I love the memory of those early days in the shelter because it is where I met my partner Z when they were volunteering to help start our website.
Do you have a specific memory from your time with AVP that sticks out?
There’s a hundred experiences, but I would say in 2017, I lost a friend to hate violence. I’d like to give a trauma warning here. I’m going to talk about my friend Drew, who was killed at the hands of somebody he hooked up with on his birthday. And that person really hated himself, just hated himself as a gay person, hadn’t come out, and ended up killing my friend Drew. And at that time, I had been working with NCAVP on the Governance Committee, but it was mostly outgoing support. Until that point, there was never a need for me as an advocate and as a person impacted by violence. When Drew died, I needed the support of the coalition. The NCAVP Governance Committee members really wrapped their arms around me and helped me get through it as an individual and, as an advocate, to figure out how do I respond to this in the community when it was somebody that I loved and knew so well. The NCAVP Governance Committee helped me create a campaign about loving yourself, trying to get to kids younger with the message of self-love and acceptance. And how to reach out for help.

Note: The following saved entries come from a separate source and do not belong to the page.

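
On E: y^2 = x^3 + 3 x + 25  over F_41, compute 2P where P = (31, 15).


Doubling: s = (3 x1^2 + a) / (2 y1)
s = (3*31^2 + 3) / (2*15) mod 41 = 6
x3 = s^2 - 2 x1 mod 41 = 6^2 - 2*31 = 15
y3 = s (x1 - x3) - y1 mod 41 = 6 * (31 - 15) - 15 = 40

2P = (15, 40)


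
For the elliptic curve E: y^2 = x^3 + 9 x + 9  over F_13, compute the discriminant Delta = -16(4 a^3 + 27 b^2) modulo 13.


4 a^3 + 27 b^2 = 4*9^3 + 27*9^2 = 2916 + 2187 = 5103
Delta = -16 * (5103) = -81648
Delta mod 13 = 5

Delta = 5 (mod 13)


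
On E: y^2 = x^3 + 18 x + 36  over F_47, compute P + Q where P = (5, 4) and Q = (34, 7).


P != Q, so use the chord formula.
s = (y2 - y1) / (x2 - x1) = (3) / (29) mod 47 = 39
x3 = s^2 - x1 - x2 mod 47 = 39^2 - 5 - 34 = 25
y3 = s (x1 - x3) - y1 mod 47 = 39 * (5 - 25) - 4 = 15

P + Q = (25, 15)


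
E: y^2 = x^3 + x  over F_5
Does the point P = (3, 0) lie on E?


Check whether y^2 = x^3 + 1 x + 0 (mod 5) for (x, y) = (3, 0).
LHS: y^2 = 0^2 mod 5 = 0
RHS: x^3 + 1 x + 0 = 3^3 + 1*3 + 0 mod 5 = 0
LHS = RHS

Yes, on the curve


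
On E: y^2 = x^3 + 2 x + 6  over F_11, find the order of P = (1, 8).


Compute successive multiples of P until we hit O:
  1P = (1, 8)
  2P = (10, 5)
  3P = (5, 8)
  4P = (5, 3)
  5P = (10, 6)
  6P = (1, 3)
  7P = O

ord(P) = 7


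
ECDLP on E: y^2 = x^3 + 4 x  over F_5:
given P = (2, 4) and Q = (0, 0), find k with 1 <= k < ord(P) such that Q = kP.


Enumerate multiples of P until we hit Q = (0, 0):
  1P = (2, 4)
  2P = (0, 0)
Match found at i = 2.

k = 2


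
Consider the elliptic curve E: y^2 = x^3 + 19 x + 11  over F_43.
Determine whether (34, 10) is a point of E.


Check whether y^2 = x^3 + 19 x + 11 (mod 43) for (x, y) = (34, 10).
LHS: y^2 = 10^2 mod 43 = 14
RHS: x^3 + 19 x + 11 = 34^3 + 19*34 + 11 mod 43 = 14
LHS = RHS

Yes, on the curve


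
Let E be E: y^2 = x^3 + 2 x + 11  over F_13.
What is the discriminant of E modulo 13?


4 a^3 + 27 b^2 = 4*2^3 + 27*11^2 = 32 + 3267 = 3299
Delta = -16 * (3299) = -52784
Delta mod 13 = 9

Delta = 9 (mod 13)


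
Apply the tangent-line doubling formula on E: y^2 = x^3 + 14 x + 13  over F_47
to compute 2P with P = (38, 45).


Doubling: s = (3 x1^2 + a) / (2 y1)
s = (3*38^2 + 14) / (2*45) mod 47 = 18
x3 = s^2 - 2 x1 mod 47 = 18^2 - 2*38 = 13
y3 = s (x1 - x3) - y1 mod 47 = 18 * (38 - 13) - 45 = 29

2P = (13, 29)


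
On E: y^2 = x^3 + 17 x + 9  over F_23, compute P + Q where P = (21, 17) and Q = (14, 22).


P != Q, so use the chord formula.
s = (y2 - y1) / (x2 - x1) = (5) / (16) mod 23 = 19
x3 = s^2 - x1 - x2 mod 23 = 19^2 - 21 - 14 = 4
y3 = s (x1 - x3) - y1 mod 23 = 19 * (21 - 4) - 17 = 7

P + Q = (4, 7)


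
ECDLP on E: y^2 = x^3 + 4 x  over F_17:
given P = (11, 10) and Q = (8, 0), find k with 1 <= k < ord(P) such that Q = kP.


Enumerate multiples of P until we hit Q = (8, 0):
  1P = (11, 10)
  2P = (8, 0)
Match found at i = 2.

k = 2


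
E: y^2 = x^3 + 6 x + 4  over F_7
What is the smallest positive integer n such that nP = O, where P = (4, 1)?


Compute successive multiples of P until we hit O:
  1P = (4, 1)
  2P = (0, 2)
  3P = (0, 5)
  4P = (4, 6)
  5P = O

ord(P) = 5


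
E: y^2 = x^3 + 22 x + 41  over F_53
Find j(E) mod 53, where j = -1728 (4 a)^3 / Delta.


Delta = -16(4 a^3 + 27 b^2) mod 53 = 16
-1728 * (4 a)^3 = -1728 * (4*22)^3 mod 53 = 11
j = 11 * 16^(-1) mod 53 = 4

j = 4 (mod 53)


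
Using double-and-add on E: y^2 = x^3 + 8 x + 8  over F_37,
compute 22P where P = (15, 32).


k = 22 = 10110_2 (binary, LSB first: 01101)
Double-and-add from P = (15, 32):
  bit 0 = 0: acc unchanged = O
  bit 1 = 1: acc = O + (11, 13) = (11, 13)
  bit 2 = 1: acc = (11, 13) + (4, 20) = (23, 36)
  bit 3 = 0: acc unchanged = (23, 36)
  bit 4 = 1: acc = (23, 36) + (17, 32) = (18, 29)

22P = (18, 29)


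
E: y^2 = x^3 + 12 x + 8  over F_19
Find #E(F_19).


For each x in F_19, count y with y^2 = x^3 + 12 x + 8 mod 19:
  x = 4: RHS = 6, y in [5, 14]  -> 2 point(s)
  x = 6: RHS = 11, y in [7, 12]  -> 2 point(s)
  x = 7: RHS = 17, y in [6, 13]  -> 2 point(s)
  x = 9: RHS = 9, y in [3, 16]  -> 2 point(s)
  x = 10: RHS = 7, y in [8, 11]  -> 2 point(s)
  x = 13: RHS = 5, y in [9, 10]  -> 2 point(s)
Affine points: 12. Add the point at infinity: total = 13.

#E(F_19) = 13


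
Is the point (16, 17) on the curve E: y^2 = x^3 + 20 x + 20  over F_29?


Check whether y^2 = x^3 + 20 x + 20 (mod 29) for (x, y) = (16, 17).
LHS: y^2 = 17^2 mod 29 = 28
RHS: x^3 + 20 x + 20 = 16^3 + 20*16 + 20 mod 29 = 28
LHS = RHS

Yes, on the curve


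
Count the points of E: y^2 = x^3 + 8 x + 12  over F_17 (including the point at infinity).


For each x in F_17, count y with y^2 = x^3 + 8 x + 12 mod 17:
  x = 1: RHS = 4, y in [2, 15]  -> 2 point(s)
  x = 2: RHS = 2, y in [6, 11]  -> 2 point(s)
  x = 6: RHS = 4, y in [2, 15]  -> 2 point(s)
  x = 10: RHS = 4, y in [2, 15]  -> 2 point(s)
  x = 12: RHS = 0, y in [0]  -> 1 point(s)
  x = 13: RHS = 1, y in [1, 16]  -> 2 point(s)
Affine points: 11. Add the point at infinity: total = 12.

#E(F_17) = 12


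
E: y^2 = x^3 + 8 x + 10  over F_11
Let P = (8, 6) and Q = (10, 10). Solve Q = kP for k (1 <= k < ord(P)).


Enumerate multiples of P until we hit Q = (10, 10):
  1P = (8, 6)
  2P = (10, 1)
  3P = (2, 1)
  4P = (2, 10)
  5P = (10, 10)
Match found at i = 5.

k = 5


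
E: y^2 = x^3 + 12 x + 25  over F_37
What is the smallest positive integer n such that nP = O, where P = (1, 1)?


Compute successive multiples of P until we hit O:
  1P = (1, 1)
  2P = (8, 2)
  3P = (25, 22)
  4P = (32, 32)
  5P = (5, 32)
  6P = (24, 15)
  7P = (13, 11)
  8P = (35, 20)
  ... (continuing to 41P)
  41P = O

ord(P) = 41


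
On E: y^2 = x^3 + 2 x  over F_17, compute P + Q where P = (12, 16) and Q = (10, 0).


P != Q, so use the chord formula.
s = (y2 - y1) / (x2 - x1) = (1) / (15) mod 17 = 8
x3 = s^2 - x1 - x2 mod 17 = 8^2 - 12 - 10 = 8
y3 = s (x1 - x3) - y1 mod 17 = 8 * (12 - 8) - 16 = 16

P + Q = (8, 16)


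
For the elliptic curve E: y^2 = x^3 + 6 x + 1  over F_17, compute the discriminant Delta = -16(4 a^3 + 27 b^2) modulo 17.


4 a^3 + 27 b^2 = 4*6^3 + 27*1^2 = 864 + 27 = 891
Delta = -16 * (891) = -14256
Delta mod 17 = 7

Delta = 7 (mod 17)


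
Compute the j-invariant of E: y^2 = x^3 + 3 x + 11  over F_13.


Delta = -16(4 a^3 + 27 b^2) mod 13 = 2
-1728 * (4 a)^3 = -1728 * (4*3)^3 mod 13 = 12
j = 12 * 2^(-1) mod 13 = 6

j = 6 (mod 13)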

What impact has working with AVP had on your advocacy?
I think the most impactful way that working as part of NCAVP has shaped my advocacy has been to highlight the need to center Black trans women, to center the voices of Black queer people, BIPOC folks. And I think without NCAVP, I would not have known how to do that as well. I’m Latinx myself, but white presenting. So I come to the work with a lot of recognized privilege, and I needed to listen to the voices of those historically excluded, to be able to really build our program in a way that mirrored what other programs were doing successfully. It’s just really important to not just have representation, but representation from the community, that is the community. And, I think that’s been the greatest gift because it helps us all. As everybody knows in this work, if you serve those who have been historically excluded, everybody gets served. White people will always get served. So when we center the BIPOC folks, it just means that now we’ve included a whole bunch of people who haven’t been included before, and it makes our programs more cutting edge, because otherwise, we wouldn’t be doing transformative justice work. That’s not a conversation that happens in white communities. We all cause harm in community. How [can] we be accountable to each other? Today, Diverse & Resilient’s AVP has grown from just one advocate, me, to a team of five with offices in Northeast and Southeast Wisconsin. I truly believe that our AVP would not exist without NCAVP.
This interview has been shortened and condensed for clarity.